To establish the model, we need to determine which R package it comes from (the “engine”) and whether we are doing regression or classification.

(These functions come from the tidymodels package that we loaded in the setup chunk.)

lr_spec <- logistic_reg() %>%
  set_engine("glm") %>%
  set_mode("classification")

Next, we will fit the model to our data:

lr_fit <- lr_spec %>%
  fit(delay ~ dep_delay + distance, data = flights_train)

Let’s check out the output of this model fit:

lr_fit %>% 
  extract_fit_engine() %>%
  summary()

the coefficients are shown as log-odds terms. We could also get this information using tidy()

tidy(lr_fit)

setting exponentiate = TRUE, gives us the odds instead of log-odds.

tidy(lr_fit, exponentiate = TRUE)

We can also take a look at how well the model is doing.
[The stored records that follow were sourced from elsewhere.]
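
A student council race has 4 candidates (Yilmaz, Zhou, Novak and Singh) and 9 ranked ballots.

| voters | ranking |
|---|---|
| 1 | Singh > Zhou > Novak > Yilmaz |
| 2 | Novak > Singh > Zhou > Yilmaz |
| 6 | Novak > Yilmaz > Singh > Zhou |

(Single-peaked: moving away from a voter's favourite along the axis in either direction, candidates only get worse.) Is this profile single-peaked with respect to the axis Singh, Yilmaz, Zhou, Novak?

no

Axis positions: Singh=1, Yilmaz=2, Zhou=3, Novak=4.
Faction 1: ranking walks positions 1-3-4-2; Zhou is ranked above Yilmaz even though Yilmaz lies between Zhou and the peak Singh on the axis — preferences dip and rise again. Not single-peaked.
Faction 2: ranking walks positions 4-1-3-2; Singh is ranked above Zhou even though Zhou lies between Singh and the peak Novak on the axis — preferences dip and rise again. Not single-peaked.
Faction 3: ranking walks positions 4-2-1-3; Yilmaz is ranked above Zhou even though Zhou lies between Yilmaz and the peak Novak on the axis — preferences dip and rise again. Not single-peaked.
Faction 1 violates single-peakedness, so the profile is not single-peaked on this axis.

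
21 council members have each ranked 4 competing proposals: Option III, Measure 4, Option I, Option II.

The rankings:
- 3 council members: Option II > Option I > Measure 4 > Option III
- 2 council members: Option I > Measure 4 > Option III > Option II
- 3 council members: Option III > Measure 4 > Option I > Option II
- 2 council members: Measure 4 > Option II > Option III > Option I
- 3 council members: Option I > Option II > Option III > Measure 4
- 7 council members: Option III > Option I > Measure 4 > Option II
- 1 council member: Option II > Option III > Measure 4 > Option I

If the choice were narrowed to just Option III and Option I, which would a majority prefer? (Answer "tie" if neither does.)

Option III

Ballots ranking Option III above Option I: 3 + 2 + 7 + 1 = 13.
Ballots ranking Option I above Option III: 21 − 13 = 8.
Option III wins the head-to-head 13–8.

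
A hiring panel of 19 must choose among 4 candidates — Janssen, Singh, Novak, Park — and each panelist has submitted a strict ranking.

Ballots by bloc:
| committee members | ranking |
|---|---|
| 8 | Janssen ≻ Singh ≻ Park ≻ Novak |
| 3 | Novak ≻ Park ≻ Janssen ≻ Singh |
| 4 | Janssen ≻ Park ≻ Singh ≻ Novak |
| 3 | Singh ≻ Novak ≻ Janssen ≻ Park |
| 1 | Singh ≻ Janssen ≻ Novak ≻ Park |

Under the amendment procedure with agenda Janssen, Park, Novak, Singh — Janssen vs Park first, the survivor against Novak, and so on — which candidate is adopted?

Janssen

Round 1: Janssen vs Park — 16–3, Janssen advances.
Round 2: Janssen vs Novak — 13–6, Janssen advances.
Round 3: Janssen vs Singh — 15–4, Janssen advances.
The agenda winner is Janssen.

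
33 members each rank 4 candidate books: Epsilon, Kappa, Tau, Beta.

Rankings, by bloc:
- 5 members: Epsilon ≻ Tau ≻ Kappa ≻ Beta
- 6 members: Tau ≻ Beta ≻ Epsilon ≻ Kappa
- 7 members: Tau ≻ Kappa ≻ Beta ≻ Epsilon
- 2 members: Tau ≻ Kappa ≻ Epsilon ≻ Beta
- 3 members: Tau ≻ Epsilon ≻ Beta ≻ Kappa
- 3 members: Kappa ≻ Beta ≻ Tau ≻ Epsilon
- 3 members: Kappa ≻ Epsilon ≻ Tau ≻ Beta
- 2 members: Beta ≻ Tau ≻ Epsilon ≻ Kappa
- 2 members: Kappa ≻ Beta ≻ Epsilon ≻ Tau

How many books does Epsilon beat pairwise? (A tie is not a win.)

Epsilon against each rival (33 members):
Epsilon vs Kappa: 5+6+3+2 = 16 for Epsilon, 17 for Kappa — Kappa by 17–16.
Epsilon–Tau: Tau 23–10.
Epsilon–Beta: Beta 20–13.
Epsilon beats no one; loses to Kappa, Tau, Beta — 0 pairwise wins.

0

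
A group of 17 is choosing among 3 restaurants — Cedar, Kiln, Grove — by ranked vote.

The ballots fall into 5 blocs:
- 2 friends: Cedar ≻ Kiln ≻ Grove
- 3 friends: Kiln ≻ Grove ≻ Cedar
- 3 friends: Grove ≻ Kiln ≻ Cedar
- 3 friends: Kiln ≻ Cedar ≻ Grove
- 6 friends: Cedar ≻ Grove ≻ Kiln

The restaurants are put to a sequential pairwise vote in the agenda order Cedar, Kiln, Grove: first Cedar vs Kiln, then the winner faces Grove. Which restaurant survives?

Round 1: Cedar vs Kiln — 8–9, Kiln advances.
Round 2: Kiln vs Grove — 8–9, Grove advances.
The agenda winner is Grove.

Grove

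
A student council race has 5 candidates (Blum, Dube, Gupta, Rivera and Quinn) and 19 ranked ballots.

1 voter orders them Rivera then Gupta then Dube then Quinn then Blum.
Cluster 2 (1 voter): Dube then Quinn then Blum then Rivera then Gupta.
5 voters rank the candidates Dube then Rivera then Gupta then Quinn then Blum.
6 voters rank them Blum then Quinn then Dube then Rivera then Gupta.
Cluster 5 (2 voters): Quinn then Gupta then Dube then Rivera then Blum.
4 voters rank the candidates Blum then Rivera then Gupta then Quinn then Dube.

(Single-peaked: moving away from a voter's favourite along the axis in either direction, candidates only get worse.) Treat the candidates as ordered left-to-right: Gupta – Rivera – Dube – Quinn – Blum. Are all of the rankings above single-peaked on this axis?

Axis positions: Gupta=1, Rivera=2, Dube=3, Quinn=4, Blum=5.
Cluster 1 (peak Rivera at position 2): ranking walks positions 2-1-3-4-5, expanding outward from the peak — single-peaked.
Cluster 2 (peak Dube at position 3): ranking walks positions 3-4-5-2-1, expanding outward from the peak — single-peaked.
Cluster 3 (peak Dube at position 3): ranking walks positions 3-2-1-4-5, expanding outward from the peak — single-peaked.
Cluster 4 (peak Blum at position 5): ranking walks positions 5-4-3-2-1, expanding outward from the peak — single-peaked.
Cluster 5: ranking walks positions 4-1-3-2-5; Gupta is ranked above Dube even though Dube lies between Gupta and the peak Quinn on the axis — preferences dip and rise again. Not single-peaked.
Cluster 6: ranking walks positions 5-2-1-4-3; Rivera is ranked above Quinn even though Quinn lies between Rivera and the peak Blum on the axis — preferences dip and rise again. Not single-peaked.
Cluster 5 violates single-peakedness, so the profile is not single-peaked on this axis.

no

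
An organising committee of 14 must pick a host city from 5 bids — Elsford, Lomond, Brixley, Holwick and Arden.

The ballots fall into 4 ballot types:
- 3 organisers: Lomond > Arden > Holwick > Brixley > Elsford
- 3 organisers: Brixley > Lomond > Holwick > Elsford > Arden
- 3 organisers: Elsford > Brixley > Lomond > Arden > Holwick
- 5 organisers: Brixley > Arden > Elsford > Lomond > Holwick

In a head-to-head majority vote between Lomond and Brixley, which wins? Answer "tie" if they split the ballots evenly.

Brixley

Ballots ranking Lomond above Brixley: 3.
Ballots ranking Brixley above Lomond: 14 − 3 = 11.
Brixley wins the head-to-head 11–3.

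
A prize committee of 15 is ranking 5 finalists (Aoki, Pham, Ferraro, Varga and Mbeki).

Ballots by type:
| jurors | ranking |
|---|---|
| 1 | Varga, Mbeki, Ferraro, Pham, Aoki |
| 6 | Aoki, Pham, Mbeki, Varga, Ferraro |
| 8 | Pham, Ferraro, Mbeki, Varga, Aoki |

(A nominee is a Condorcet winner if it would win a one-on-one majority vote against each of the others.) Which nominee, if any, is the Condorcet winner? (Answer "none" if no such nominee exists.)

Pairwise majorities:
Aoki vs Pham: Aoki is ranked higher on 6 ballots, Pham on 9. Pham wins 9–6.
Aoki vs Ferraro: 6 for Aoki, 9 for Ferraro — Ferraro by 9–6.
Aoki vs Varga: Aoki is ranked higher on 6 ballots, Varga on 9. Varga wins 9–6.
Aoki vs Mbeki: Aoki is ranked higher on 6 ballots, Mbeki on 9. Mbeki wins 9–6.
Pham vs Ferraro: 6+8 = 14 for Pham, 1 for Ferraro — Pham by 14–1.
Pham vs Varga: 14 to 1, Pham.
Pham vs Mbeki: Pham preferred on 6+8 = 14 ballots; Pham wins 14–1.
Ferraro vs Varga: Ferraro is ranked higher on 8 ballots, Varga on 7. Ferraro wins 8–7.
Ferraro vs Mbeki: 8 to 7, Ferraro.
Varga vs Mbeki: Varga is ranked higher on 1 ballot, Mbeki on 14. Mbeki wins 14–1.
Pham wins every pairwise contest, so Pham is the Condorcet winner.

Pham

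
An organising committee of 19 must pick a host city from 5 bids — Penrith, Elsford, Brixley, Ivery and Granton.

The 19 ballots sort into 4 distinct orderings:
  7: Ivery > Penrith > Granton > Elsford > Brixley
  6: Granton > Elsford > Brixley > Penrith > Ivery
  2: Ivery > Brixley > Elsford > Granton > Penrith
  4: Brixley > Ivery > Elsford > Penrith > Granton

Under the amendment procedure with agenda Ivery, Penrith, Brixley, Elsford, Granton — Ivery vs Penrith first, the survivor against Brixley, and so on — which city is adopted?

Granton

Round 1: Ivery vs Penrith — 13–6, Ivery advances.
Round 2: Ivery vs Brixley — 9–10, Brixley advances.
Round 3: Brixley vs Elsford — 6–13, Elsford advances.
Round 4: Elsford vs Granton — 6–13, Granton advances.
The agenda winner is Granton.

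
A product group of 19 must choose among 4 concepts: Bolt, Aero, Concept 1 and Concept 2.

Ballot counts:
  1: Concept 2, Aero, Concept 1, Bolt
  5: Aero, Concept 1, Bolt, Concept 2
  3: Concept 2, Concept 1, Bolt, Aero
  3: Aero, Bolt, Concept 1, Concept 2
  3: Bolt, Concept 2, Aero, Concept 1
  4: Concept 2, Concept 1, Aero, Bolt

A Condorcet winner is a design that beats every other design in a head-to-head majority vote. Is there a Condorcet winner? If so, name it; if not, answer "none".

none

Head-to-head results (19 engineers):
Bolt vs Aero: 6 to 13, Aero.
Bolt vs Concept 1: Bolt preferred on 3+3 = 6 ballots; Concept 1 wins 13–6.
Bolt vs Concept 2: 11 to 8, Bolt.
Aero vs Concept 1: 12 to 7, Aero.
Aero vs Concept 2: 8 to 11, Concept 2.
Concept 1 vs Concept 2: 8 to 11, Concept 2.
Each design drops at least one matchup (Bolt loses to Aero; Aero loses to Concept 2; Concept 1 loses to Aero; Concept 2 loses to Bolt); the cycle Bolt beats Concept 2 beats Aero beats Bolt rules out a Condorcet winner.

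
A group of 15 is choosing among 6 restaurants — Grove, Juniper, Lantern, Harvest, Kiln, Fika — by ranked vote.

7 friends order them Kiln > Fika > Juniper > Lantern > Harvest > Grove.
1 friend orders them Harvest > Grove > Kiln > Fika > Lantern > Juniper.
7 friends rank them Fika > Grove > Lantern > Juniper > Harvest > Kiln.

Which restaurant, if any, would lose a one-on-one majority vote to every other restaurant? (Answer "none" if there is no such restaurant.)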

By using augment() we can generate predictions, and conf_mat() and autoplot() let us create a confusion matrix and visualize it.

augment(lr_fit, flights_train) %>%
  conf_mat(truth = delay, estimate = .pred_class) %>%
  autoplot(type = "heatmap")
augment(lr_fit, flights_train) %>%
  accuracy(truth = delay, estimate = .pred_class)

YOUR TURN

Experiment with using some of the other predictors in your model. Are the answers surprising? Evaluate your models with conf_mat() and accuracy().

Once you have a model you like, predict on the test data set and calculate the performance metric. Compare to the performance metrics you got for the training data set.